How to Eliminate Wordiness

Teaching Students How to Eliminate Wordiness

Have you ever wondered how to teach upper elementary students the art of concise writing and effectively eliminate wordiness? As professional writers understand, editing and rewriting are vital to achieving this goal. This blog post will delve into four essential areas to focus on when revising for conciseness, enabling students to master eliminating wordiness from their compositions. By implementing these strategies, students will refine their writing, making it clear, impactful, and free from unnecessary jargon.

Teaching the Concept

Rather than overwhelming students with lengthy lists of examples, we’ll provide a few illustrative cases accompanied by explanations. The goal is to teach students the concept of eliminating wordiness and encourage them to apply these principles to their writing.

By honing their ability to recognize and remove unnecessary words, students will significantly enhance the clarity and impact of their compositions.

Be sure to get the handout. It includes the link to the Google Slides.

How to Eliminate Wordiness Rules

Rule 1: Redundant Pairs

Redundant Pairs

Redundant pairs occur when unnecessary repetition is used. For instance, instead of saying “tuna fish,” one can use “tuna.” Here are a few more examples:

  • return again (return)
  • general consensus (consensus)
  • revert back (revert)
  • personal friend (friend)

Rule 2: Explain the Obvious

Explain the Obvious

Encourage students to remove words and phrases that state the obvious or reiterate implied information. For instance, rather than saying “Bill sat down in the chair,” it is sufficient to write, “Bill sat in the chair.”

Here is another example.

My friend and I split a piece of cheesecake between us.

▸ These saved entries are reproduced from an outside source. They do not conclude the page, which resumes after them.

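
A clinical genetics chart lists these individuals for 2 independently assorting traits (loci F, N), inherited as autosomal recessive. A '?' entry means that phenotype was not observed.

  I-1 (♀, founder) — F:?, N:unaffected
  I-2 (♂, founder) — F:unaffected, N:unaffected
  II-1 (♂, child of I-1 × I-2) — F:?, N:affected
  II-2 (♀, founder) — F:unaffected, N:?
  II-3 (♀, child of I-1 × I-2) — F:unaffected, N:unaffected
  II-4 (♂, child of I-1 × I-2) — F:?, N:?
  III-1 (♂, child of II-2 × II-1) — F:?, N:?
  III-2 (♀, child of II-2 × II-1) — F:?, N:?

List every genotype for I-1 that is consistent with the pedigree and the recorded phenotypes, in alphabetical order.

F/I-1 ? ·: FF|Ff|ff
F/I-2 un ·: FF|Ff
F/II-1 ? I-1×I-2: FF|Ff|ff
F/II-2 un ·: FF|Ff
F/II-3 un I-1×I-2: FF|Ff
F/II-4 ? I-1×I-2: FF|Ff|ff
F/III-1 ? II-2×II-1: FF|Ff|ff
F/III-2 ? II-2×II-1: FF|Ff|ff
⇒ F over [I-1,I-2,II-1,II-2,II-3,II-4,III-1,III-2]: 336 consistent
N/I-1 un ·: Nn
N/I-2 un ·: Nn
N/II-1 aff I-1×I-2: nn
N/II-2 ? ·: NN|Nn|nn
N/II-3 un I-1×I-2: NN|Nn
N/II-4 ? I-1×I-2: NN|Nn|nn
N/III-1 ? II-2×II-1: Nn|nn
N/III-2 ? II-2×II-1: Nn|nn
⇒ N over [I-1,I-2,II-1,II-2,II-3,II-4,III-1,III-2]: 36 consistent

I-1 ∈ {FF Nn, Ff Nn, ff Nn}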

Rule 3: Unnecessary Modifiers and Determiners

Unnecessary Modifiers and Determiners

Students often clutter their writing with unnecessary modifiers and determiners. Here are some examples to look for during the editing process:

  • kind of
  • sort of
  • type of
  • really
  • basically
  • for all intents and purposes
  • definitely
  • actually

Any particular type of beach chair is fine with me.

Any particular type of beach chair is fine with me.

The box was completely full of clothes.

Here is an example:

She went on a very long walk across the really long meadow.

This sentence would be edited to say…

She strolled across the vast meadow.

Rule 4: Repetitive Wording

Repetitive Wording

Students should be mindful of repetitive words or phrases within the same paragraph. Let’s examine a couple of examples:

  • “I woke up about midnight because of a loud sound that woke me up.”
  • “It was a dark and stormy night. During the night, I had a nightmare about thunder and lightning. Suddenly, a loud crash of lightning woke me up. It was a stormy night for me.”
  • The box was completely full of clothes.

Often unnecessary modifiers can be replaced with stronger adjectives. 

Guiding Rules to Eliminate Wordiness

  1. Keep it simple: Encourage students to use clear, concise language, emphasizing that shorter sentences often outshine longer ones. By distilling their ideas into fewer words, students can communicate more effectively.
  2. Avoid repetition: Guide students to steer clear of repetitive words and phrases. Suggest alternatives such as synonyms or rephrasing to maintain variety in their writing.
  3. Eliminate unnecessary words: Teach students to identify and eliminate unnecessary words or phrases. For example, instead of saying “in my opinion,” they can say “I think,” conveying the same meaning with fewer words.
  4. Use active voice: Encourage students to utilize active voice whenever possible. This approach helps eradicate wordiness and infuses their writing with greater engagement and clarity.
  5. Use strong verbs: Emphasize the importance of strong verbs that convey meaning. By doing so, students can reduce the need for additional words or phrases to describe actions or emotions.
  6. Avoid empty words and phrases: Train students to avoid using empty words and phrases that add no substantive meaning to their writing. Examples include “very,” “really,” and “quite.” Encourage them to choose stronger, more precise language instead.
  7. Use transitions: Teach students to incorporate transitions to connect their ideas seamlessly. This practice helps maintain a smooth flow in their writing and eliminates the need for unnecessary words or phrases to bridge gaps between sentences or paragraphs.

By eliminating wordiness, upper elementary teachers can empower their students to become more effective and concise writers. The provided guidelines and examples will equip students with the tools to recognize, locate, and eliminate unnecessary words, resulting in more precise and impactful compositions. As students master these techniques, their writing will not only impress their teachers but also engage and captivate their readers. Embrace the power of concise expression and witness your students’ writing skills flourish!